- Interactive map of Medway, Ohio
- Coordinates: 39°53′01″N 84°00′49″W﻿ / ﻿39.88361°N 84.01361°W
- Country: United States
- State: Ohio
- County: Clark
- Elevation: 850 ft (260 m)
- Time zone: UTC-5 (Eastern (EST))
- • Summer (DST): UTC-4 (EDT)
- ZIP code: 45341
- Area codes: 937, 326
- GNIS feature ID: 2812812

= Medway, Ohio =

Medway is an unincorporated community and census-designated place in Bethel Township, Clark County, Ohio, United States. As of the 2020 census, Medway had a population of 627. It is part of the Springfield, Ohio Metropolitan Statistical Area. Near are the adjoining communities of Crystal Lakes and Park Layne. Medway lies within the Tecumseh Local School District, whose high school mascot is the Arrows. Medway Elementary is the primary center of education for grades k-5.
==History==
===European Discovery and the Founding of a Settlement (1671-1771)===
When European explorers, namely French fur traders, reached the Mad River in 1671, they found an abundance of beaver pelt among other prized furs. They followed the Honey Creek, through the current locations of the town of Medway where they established a small base camp (later moved to a Shawnee trading post near present-day Springfield, Ohio). On September 17, 1671, the Spangler party claimed all the lands comprising the drainage basin of the river, later renamed the Mad River, for Louis XIV as part of New France.

During the 1740s, the Wood's River Land Company, which was represented by Louis de la Corne, Chevalier de la Corne, attained a large tract of land within present-day southwest Ohio. Part of the tract became Clark County and Montgomery County and was sold to settlers entering the region. The Drapier and Ingles families were among those that built their homes somewhere between present locations of Medway and the subdivision of Park Layne. The settlement came to be called Drapier's Meadow by 1748.

Seven years later, the Ohio Valley was involved in the brutality of the French and Indian War. This war resulted in British control over much of France's North American holdings, including the Mad River fur trading posts located in present-day Medway. By the end of the war, the French had retreated and the Shawnee Amerindians gained control over the post. They subsequently moved to Springfield where the tribe already had a large settlement.
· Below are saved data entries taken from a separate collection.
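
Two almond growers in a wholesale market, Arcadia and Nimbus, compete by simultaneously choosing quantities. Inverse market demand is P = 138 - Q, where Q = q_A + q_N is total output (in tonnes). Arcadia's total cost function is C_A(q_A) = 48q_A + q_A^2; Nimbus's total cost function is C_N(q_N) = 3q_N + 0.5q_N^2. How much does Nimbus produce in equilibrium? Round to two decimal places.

40.91

Arcadia's profit: π_A = (138 - Q)q_A - (48q_A + q_A²). Setting ∂π_A/∂q_A = 0: 90 - 4q_A - (q_N) = 0.
Nimbus's first-order condition: 135 - 3q_N - (q_A) = 0.
Rearranging gives the reaction functions q_A = (90 - q_N)/4 and q_N = (135 - q_A)/3.
Substituting one into the other gives q_A = 135/11 and q_N = 450/11.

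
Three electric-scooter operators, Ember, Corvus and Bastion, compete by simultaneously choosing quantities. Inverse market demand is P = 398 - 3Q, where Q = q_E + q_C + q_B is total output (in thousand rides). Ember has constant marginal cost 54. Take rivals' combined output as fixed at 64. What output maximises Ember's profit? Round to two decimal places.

With rivals' combined output fixed at 64, Ember's profit is π_E = (398 - 3·64 - 3q_E)q_E - (54q_E) = (206 - 3q_E)q_E - (54q_E).
∂π_E/∂q_E = 152 - 6q_E = 0, so q_E = 76/3.

25.33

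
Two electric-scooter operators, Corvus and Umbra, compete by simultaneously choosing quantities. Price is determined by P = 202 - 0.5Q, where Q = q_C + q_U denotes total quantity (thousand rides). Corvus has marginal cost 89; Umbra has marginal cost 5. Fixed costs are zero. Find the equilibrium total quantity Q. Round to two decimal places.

Corvus's profit: π_C = (202 - 0.5Q)q_C - (89q_C). Setting ∂π_C/∂q_C = 0: 113 - q_C - (1/2)(q_U) = 0.
Umbra's first-order condition: 197 - q_U - (1/2)(q_C) = 0.
Rearranging gives the reaction functions q_C = (113 - (1/2)q_U) and q_U = (197 - (1/2)q_C).
Solving the pair: q_C = 58/3, q_U = 562/3.
Total output Q = 58/3 + 562/3 = 620/3.

206.67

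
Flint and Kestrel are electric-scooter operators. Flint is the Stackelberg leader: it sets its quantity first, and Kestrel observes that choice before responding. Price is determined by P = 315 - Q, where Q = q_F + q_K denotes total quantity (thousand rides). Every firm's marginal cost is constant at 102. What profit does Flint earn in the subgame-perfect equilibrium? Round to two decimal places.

5671.13

The follower Kestrel best-responds to any q_F: π_K = (315 - Q)q_K - 102q_K.
∂π_K/∂q_K = 213 - q_F - 2q_K = 0 gives the reaction function q_K = (213 - q_F)/2.
The leader anticipates this reaction. Substituting into P = 315 - Q gives P = 417/2 - (1/2)q_F, so π_F = (417/2 - (1/2)q_F)q_F - 102q_F.
The leader's first-order condition 213/2 - q_F = 0 yields q_F = 213/2.
Then q_K = (213 - 213/2)/2 = 213/4.
Price P = 315 - 639/4 = 621/4.
Flint's profit: (621/4 - 102)·(213/2) = 5671.1250.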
===George Rogers Clark and American Revolution (1772-1797)===
Medway played a notable role as part of the western campaign during the American Revolutionary War. General George Rogers Clark, led over 1,000 soldiers (among them Daniel Boone and Simon Kenton) across the Ohio River near present-day Cincinnati and engaged in numerous skirmishes with British regulars that had occupied French forts after the French and Indian War, and the Shawnee who were at the time allies of the Red Coats. The Shawnee gradually withdrew during the first few days before finally engaging American forces 7 miles west of Springfield in present-day Medway on August 8, 1782. After several hours of fighting, both sides suffered moderate casualties before scattering the small Shawnee rearguard. The victory against the Shawnee in the Medway/Mad River Valley area discouraged further Amerindian raids against Kentucky and other parts of the American frontier, and helped in part to secure the whole of the Ohio Territory for the Colonials. Rogers later remarked that the area that is now Medway was of significant strategic importance to the American cause as "the Mad River was the artery to the Miami River, and the Miami, the Ohio River thereto." Medway was therefore of strategic importance and, as such, the federal government encouraged many veterans to use their war pensions to settle in the area; descendants of several of these Revolutionary war families reside in the village.

===Founding of Medway===
Medway was platted in 1816, and named for being the midway point between Springfield and Dayton. A post office called Medway has been in operation since 1850.

==Notable people==
- Harvey Haddix, Major League Baseball pitcher and coach.
- Chris Lawson (racing driver), NASCAR pit crew member.